Gozi: Si è cacciata in questa situazione perché è stata miope, perché non c'è stata l'assunzione della vera volontà di condividere i rischi e le perdite durante la crisi. Durante la crisi, ogni paese e ogni popolo ha più pensato se stesso che affrontare insieme nella maniera solidaria le conseguenze della crisi, e questo ha creato molta diffidenza reciproca. Adesso noi dobbiamo costruire delle nuove politiche di solidarietà, perché nessun paese europeo da solo può affrontare le grandi crisi che abbiamo davanti, neppure la Germania può affrontare da sola la crisi dell'immigrazione. Certamente noi possiamo governare l'immigrazione, stimolare la crescita, valorizzare e promuovere il nostro modello, stato di diritto fondamentale nell'Europa e nel mondo solo se siamo uniti. Solo se è unita, l'Europa può comportarsi per quello che è. L'Europa è una superpotenza commerciale, siamo il primo mercato al mondo, abbiamo una politica commerciale che è unificata, ma non ci comportiamo come una superpotenza commerciale. Io credo che questo debba essere uno dei obiettivi attuali dal quale rilanciare l'Europa e uscire da questo vicolo cieco a cui siamo cacciati.

Se i negoziati Brexit hanno arrecato un'enorme crepa nella pietra angolare dell'integrazione europea. Secondo Lei, la rottura dell'integrazione politica dell'Ue avrà un impatto, porterà incertezza anche nell'integrazione economica.

Gozi: Certamente sì. Questo dipende da noi. Perché per noi questo passaggio al 25 marzo, la dichiarazione, il lavoro che dobbiamo fare è molto importante, perché l'Europa deve dare in maniera molto credibile un segnale di reazione politica. Se l'Europa dà una volontà politica di unirsi, e di costruire la politiche migliori, avrà subito impatto, anche di fiducia in campo economico e finanziario. Se l'Europa invece continua a rimanere in certezza politica, continua a esitare su proprio futuro, è chiaro che questa incertezza inevitabilmente ricadute anche al livello economico- finanziario. Quindi certamente la necessità di costruire una nuova leadership politica europea collettiva è fondamentale anche per gli effetti positivi o negativi che potrebbe avere in campo economico-finanziario. Quindi assolutamente la possibilità di rilanciare economicamente l'Europa e di sfruttare pienamente il potenziale commerciale che l'Europa ha dipende dalla volontà e dalla capacità politica di rilanciare il processo di integrare.

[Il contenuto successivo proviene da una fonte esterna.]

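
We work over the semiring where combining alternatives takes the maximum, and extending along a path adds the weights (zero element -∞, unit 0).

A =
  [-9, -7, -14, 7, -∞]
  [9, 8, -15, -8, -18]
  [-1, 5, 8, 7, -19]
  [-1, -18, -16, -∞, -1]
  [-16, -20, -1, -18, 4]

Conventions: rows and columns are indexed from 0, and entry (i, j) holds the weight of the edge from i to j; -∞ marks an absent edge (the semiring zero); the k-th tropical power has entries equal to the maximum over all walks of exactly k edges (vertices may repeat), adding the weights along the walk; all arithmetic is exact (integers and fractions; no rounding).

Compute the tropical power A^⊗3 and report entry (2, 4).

A^⊗2:
  [6, 1, -6, -2, 6]
  [17, 16, -5, 16, -9]
  [14, 13, 16, 15, 6]
  [-9, -8, -2, 6, 3]
  [-2, 4, 7, 6, 8]
A^⊗3:
  [10, 9, 5, 13, 10]
  [25, 24, 3, 24, 15]
  [22, 21, 24, 23, 14]
  [5, 3, 6, 5, 7]
  [13, 12, 15, 14, 12]
Key observation: the optimum is the walk 2->2->3->4, with weight 8 + 7 + (-1) = 14.
Optimal value attained by: walk 2->2->3->4.
Answer: (A^⊗3)[2][4] = 14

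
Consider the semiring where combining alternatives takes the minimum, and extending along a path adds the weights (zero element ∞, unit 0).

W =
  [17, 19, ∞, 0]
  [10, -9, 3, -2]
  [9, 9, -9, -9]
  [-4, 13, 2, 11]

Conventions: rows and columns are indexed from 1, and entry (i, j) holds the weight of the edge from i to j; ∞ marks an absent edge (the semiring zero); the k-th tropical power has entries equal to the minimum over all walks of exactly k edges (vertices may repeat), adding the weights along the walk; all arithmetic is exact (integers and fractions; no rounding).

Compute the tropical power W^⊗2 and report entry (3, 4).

W^⊗2:
  [-4, 10, 2, 11]
  [-6, -18, -6, -11]
  [-13, 0, -18, -18]
  [7, 4, -7, -7]
Key observation: the optimum is the walk 3->3->4, with weight (-9) + (-9) = -18.
Optimal value attained by: walk 3->3->4.
Answer: (W^⊗2)[3][4] = -18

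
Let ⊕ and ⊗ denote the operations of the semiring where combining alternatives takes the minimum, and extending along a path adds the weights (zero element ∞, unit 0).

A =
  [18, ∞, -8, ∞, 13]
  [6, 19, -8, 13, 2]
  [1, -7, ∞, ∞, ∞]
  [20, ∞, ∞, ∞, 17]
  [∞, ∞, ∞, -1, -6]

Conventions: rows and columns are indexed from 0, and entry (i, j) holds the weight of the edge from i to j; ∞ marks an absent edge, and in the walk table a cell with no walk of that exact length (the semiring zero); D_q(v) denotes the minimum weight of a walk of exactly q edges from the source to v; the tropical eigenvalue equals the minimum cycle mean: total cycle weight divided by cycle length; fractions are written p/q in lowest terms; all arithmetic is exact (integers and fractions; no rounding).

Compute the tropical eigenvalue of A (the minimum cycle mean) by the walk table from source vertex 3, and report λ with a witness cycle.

q=0: [∞, ∞, ∞, 0, ∞]
q=1: [20, ∞, ∞, ∞, 17]
q=2: [38, ∞, 12, 16, 11]
q=3: [13, 5, 30, 10, 5]
q=4: [11, 23, -3, 4, -1]
q=5: [-2, -10, 3, -2, -7]
Optimal cycle mean attained by: cycle 1->2->1, total (-8) + (-7), length 2.
Answer: λ = -15/2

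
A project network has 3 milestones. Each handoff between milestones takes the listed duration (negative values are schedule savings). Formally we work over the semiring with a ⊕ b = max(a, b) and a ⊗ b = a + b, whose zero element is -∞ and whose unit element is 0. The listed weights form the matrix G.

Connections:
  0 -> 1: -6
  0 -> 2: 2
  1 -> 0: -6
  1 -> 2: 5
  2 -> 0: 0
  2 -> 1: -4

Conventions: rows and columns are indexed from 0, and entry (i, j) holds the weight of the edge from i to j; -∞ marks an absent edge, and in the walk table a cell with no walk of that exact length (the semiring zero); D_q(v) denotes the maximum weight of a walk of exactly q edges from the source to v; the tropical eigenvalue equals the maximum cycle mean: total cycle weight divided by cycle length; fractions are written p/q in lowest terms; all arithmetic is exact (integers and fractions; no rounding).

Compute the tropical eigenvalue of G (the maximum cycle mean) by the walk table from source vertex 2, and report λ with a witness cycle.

q=0: [-∞, -∞, 0]
q=1: [0, -4, -∞]
q=2: [-10, -6, 2]
q=3: [2, -2, -1]
Optimal cycle mean attained by: cycle 0->2->0, total 2 + 0, length 2.
Answer: λ = 1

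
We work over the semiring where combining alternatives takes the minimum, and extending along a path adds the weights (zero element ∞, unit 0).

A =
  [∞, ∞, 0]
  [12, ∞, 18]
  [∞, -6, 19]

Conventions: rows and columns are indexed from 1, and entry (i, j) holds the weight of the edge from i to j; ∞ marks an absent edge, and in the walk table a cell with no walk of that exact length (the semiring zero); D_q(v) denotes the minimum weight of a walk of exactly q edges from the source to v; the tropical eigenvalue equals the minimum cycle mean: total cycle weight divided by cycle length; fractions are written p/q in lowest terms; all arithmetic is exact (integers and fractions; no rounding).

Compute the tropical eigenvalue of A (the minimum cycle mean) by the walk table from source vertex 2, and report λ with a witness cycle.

q=0: [∞, 0, ∞]
q=1: [12, ∞, 18]
q=2: [∞, 12, 12]
q=3: [24, 6, 30]
Optimal cycle mean attained by: cycle 1->3->2->1, total 0 + (-6) + 12, length 3.
Answer: λ = 2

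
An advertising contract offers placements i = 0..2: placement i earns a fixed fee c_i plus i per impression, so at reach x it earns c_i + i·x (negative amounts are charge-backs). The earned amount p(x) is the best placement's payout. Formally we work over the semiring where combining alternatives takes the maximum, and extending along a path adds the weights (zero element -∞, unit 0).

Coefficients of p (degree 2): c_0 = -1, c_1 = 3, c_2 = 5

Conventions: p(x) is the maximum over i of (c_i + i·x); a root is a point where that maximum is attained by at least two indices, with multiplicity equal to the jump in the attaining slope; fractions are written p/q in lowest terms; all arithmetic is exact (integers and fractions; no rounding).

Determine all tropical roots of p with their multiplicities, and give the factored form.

hull edge (i=0, c=-1) to (i=1, c=3): slope 4, span 1
hull edge (i=1, c=3) to (i=2, c=5): slope 2, span 1
Factored form: p(x) = 5 ⊗ (x ⊕ (-4)) ⊗ (x ⊕ (-2))
Answer: roots = -4 (mult 1), -2 (mult 1)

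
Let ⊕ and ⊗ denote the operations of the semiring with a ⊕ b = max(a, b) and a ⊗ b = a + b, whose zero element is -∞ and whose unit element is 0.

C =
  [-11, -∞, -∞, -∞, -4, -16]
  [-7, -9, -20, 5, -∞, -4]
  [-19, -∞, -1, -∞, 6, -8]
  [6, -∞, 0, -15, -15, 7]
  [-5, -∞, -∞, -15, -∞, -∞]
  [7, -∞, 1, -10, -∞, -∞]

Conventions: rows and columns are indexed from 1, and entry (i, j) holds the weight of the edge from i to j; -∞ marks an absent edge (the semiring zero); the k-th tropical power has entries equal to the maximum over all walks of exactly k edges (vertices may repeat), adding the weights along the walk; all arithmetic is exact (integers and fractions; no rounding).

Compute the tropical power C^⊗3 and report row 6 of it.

C^⊗2:
  [-9, -∞, -15, -19, -15, -27]
  [11, -18, 5, -4, -10, 12]
  [1, -∞, -2, -9, 5, -9]
  [14, -∞, 8, -3, 6, -8]
  [-9, -∞, -15, -30, -9, -8]
  [-4, -∞, 0, -25, 7, -3]
C^⊗3:
  [-13, -∞, -16, -30, -9, -12]
  [19, -27, 13, 2, 11, 3]
  [0, -∞, -3, -10, 4, -2]
  [3, -∞, 7, -9, 14, 4]
  [-1, -∞, -7, -18, -9, -23]
  [4, -∞, -1, -8, 6, -8]
Answer: row 6 of C^⊗3 = [4, -∞, -1, -8, 6, -8]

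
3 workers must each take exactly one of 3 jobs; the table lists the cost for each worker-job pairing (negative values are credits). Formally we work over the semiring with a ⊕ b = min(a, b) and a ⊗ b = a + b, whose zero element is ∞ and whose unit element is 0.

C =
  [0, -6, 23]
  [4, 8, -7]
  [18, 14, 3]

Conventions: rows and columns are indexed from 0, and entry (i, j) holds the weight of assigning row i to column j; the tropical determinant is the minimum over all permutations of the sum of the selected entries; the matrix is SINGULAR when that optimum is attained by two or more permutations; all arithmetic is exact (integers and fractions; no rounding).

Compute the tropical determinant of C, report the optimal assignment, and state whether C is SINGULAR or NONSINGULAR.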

Di fronte a questo anniversario, ci saranno tre elezioni della nuova trioka dell'Europa, cioè Italia, Germania e Francia, ma i partiti euroscetici e populisti hanno ottenuto una grande popolarità, dunque dopo questo anniversario, se succede l'evento come gli Usa hanno scelto Trump come presidente, come si può procedere questa integrazione europea.

Gozi: Innanzittutto in questa serie di elezioni c'è un messaggio molto positivo che viene dall'Olanda. Perché lì abbiamo visto che le forze democratiche pro europee, di destra, di centro e sinistra, sono andate avanti. Si è fermata l'ascesa dei movimenti xenofobi e populisti di Wilders. Quindi credo che il messaggio che viene dall'Olanda è che Il populismo e l'euroscetticismo non sono destinati a vinvere, che possono essere fermati e che ci sono forze pro-europee che possono vincere. Questo è anche quello che noi auspichiamo che accadrà in Francia. Se vincesse Marie Le Pen, io credo che sarebbe la fine dell'Unione Europea. Ma se vincesse un candidato pro-europeo come Emmanuel Macron, avremo finalmente una Francia molto pro-europea. Se in Germania, lo dico da membro del Partito Democratico, vincesse, o facesse un buon risultato a Martin Schulz, avremo una Germania molto più pro-eurpoea, è molto più sensibile alla politica degli investimenti europea e alla politica sociale europea. Quindi credo che c'è certamente ci sono dei pericoli in queste elezioni, ma ci possono esseser anche grandissime opportunità. L'Italia andrà al voto il prossimo anno Credo che se nel 2018 , ci fossero come protagonisti in Europa, Martin Shulz, Emmanuel Macron e Matteo Renzi, certamente potremo essere molto fiduciosi su presente e sul futuro dell'Europa.